Monday, December 18, 2006

Top 5 ministry books read this year...

1. Working the Angles by Eugene Peterson

I would recommend this book to anyone who is a pastor or who is thinking of being a pastor. It is a good reminder or a good foundation to what this calling of pastor is all about. Peterson explains how it is the things that we do that go unseen that make us a pastor. This also might be a wake-up call to all those who ever thought this book had something to do with working the angels! Let me assure you it has nothing to do with angels whatsoever!

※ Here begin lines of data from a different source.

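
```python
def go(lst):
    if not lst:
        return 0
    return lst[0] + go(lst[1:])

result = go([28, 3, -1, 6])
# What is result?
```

28 + 3 + (-1) + 6 + 0 = 36

Answer: 36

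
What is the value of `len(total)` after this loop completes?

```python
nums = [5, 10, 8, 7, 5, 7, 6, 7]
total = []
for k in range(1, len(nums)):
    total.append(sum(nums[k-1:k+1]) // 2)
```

Number of 2-element averages
`total` takes the values: [] → [7] → [7, 9] → [7, 9, 7] → [7, 9, 7, 6] → [7, 9, 7, 6, 6] → [7, 9, 7, 6, 6, 6] → [7, 9, 7, 6, 6, 6, 6]
So `len(total)` = 7

Answer: 7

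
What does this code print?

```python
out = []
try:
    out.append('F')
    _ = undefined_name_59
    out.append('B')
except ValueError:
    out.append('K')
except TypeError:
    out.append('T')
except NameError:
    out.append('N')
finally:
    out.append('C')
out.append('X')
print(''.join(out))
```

Execution trace: 'F' (try body) → 'N' (except NameError) → 'C' (finally) → 'X' (after the try/except). Output: FNCX

Answer: FNCX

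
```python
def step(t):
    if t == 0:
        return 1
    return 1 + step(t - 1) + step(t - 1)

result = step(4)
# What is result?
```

step(t) = 1 + 2·step(t-1), step(0)=1. Closed form: (1+1)·2^4 - 1 = 31.

Answer: 31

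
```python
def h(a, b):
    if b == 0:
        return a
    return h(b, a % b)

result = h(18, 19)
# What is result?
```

h(18, 19) -> h(19, 18) -> h(18, 1) -> h(1, 0) -> 1

Answer: 1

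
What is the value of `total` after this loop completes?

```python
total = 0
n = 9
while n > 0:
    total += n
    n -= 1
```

Sum 9 down to 1
`total` takes the values: 0 → 9 → 17 → 24 → 30 → 35 → 39 → 42 → 44 → 45

Answer: 45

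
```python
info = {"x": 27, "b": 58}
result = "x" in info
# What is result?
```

Trace:
`info = {"x": 27, "b": 58}` → info = {'x': 27, 'b': 58}
`result = "x" in info` → result = True
So result = True

Answer: True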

2. Under the Unpredictable Plant by Eugene Peterson

Finishing a close second in the running is another book in this series. Using the story of Jonah Peterson talks about what vocational holiness means. I found this book extremely relevant. He speaks much of pastors who stick around for a few years at a church and then run off looking for greener pastures (the perfect church) never to find what they are looking for. And also those who are seduced by power and prestige which gets in the way of fulfilling God's mission.


3. Organic Church by Neil Cole

Neil Cole has been talking about Simple/House/Organic churches for years and practicing what he preaches. I think people have been waiting for him to write this book forever. If you have had a workshop with Neil Cole this information is probably not all this new to you but this is a good representation of what a simple church movement is all about.

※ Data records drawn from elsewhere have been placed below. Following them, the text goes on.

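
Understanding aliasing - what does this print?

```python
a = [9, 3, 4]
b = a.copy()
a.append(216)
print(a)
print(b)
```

Key concept: list.copy() creates independent copy.
Step by step:
`a = [9, 3, 4]` → a = [9, 3, 4]
`b = a.copy()` → b = [9, 3, 4]
`a.append(216)` → a = [9, 3, 4, 216]
`print(a)` → prints [9, 3, 4, 216]
`print(b)` → prints [9, 3, 4]

Answer:
[9, 3, 4, 216]
[9, 3, 4]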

4. Jesus of Suburbia by Mike Erre

I've already said a lot about this book already so I'll spare you. Basically the idea is that the Jesus of North American consumer Christianity is far removed from the true Jesus of Nazareth. It's a good contrast and helpful in thinking through how we worship and teach Jesus in the cultural setting we've been placed.



5. The Great Giveaway by David Fitch

I don't really know how to describe this book. I found the chapters on worship and preaching the most helpful and also challenging. If nothing else, you should read the chapter on preaching. He decries preachers who spend all their time giving their congregation more to-do lists and applications when the point of the sermon should be to get people to respond to God, not to have another 3 things to do during the week, every week.

Here's a quote I will leave you with:
"The applications of the sermons accumulate like an ever-growing stack of self-help books and tapes we can never hope to get to. After many months of this, because we cannot possibly put into practice all of the applications, preaching becomes nothing more than a scroll we wear on our foreheads that comforts us in the knowledge that we are the ones who are serious about studying Scripture."

"With narrative preaching, however, the preacher’s first job will not be to hand out more “to do” lists. Rather it is to unfurl the reality of who God is past, present, and future so that all men and women who would submit to live in that world would then be able to understand themselves, who they are, where they are going, and what they are to do in terms of Jesus Christ and his story."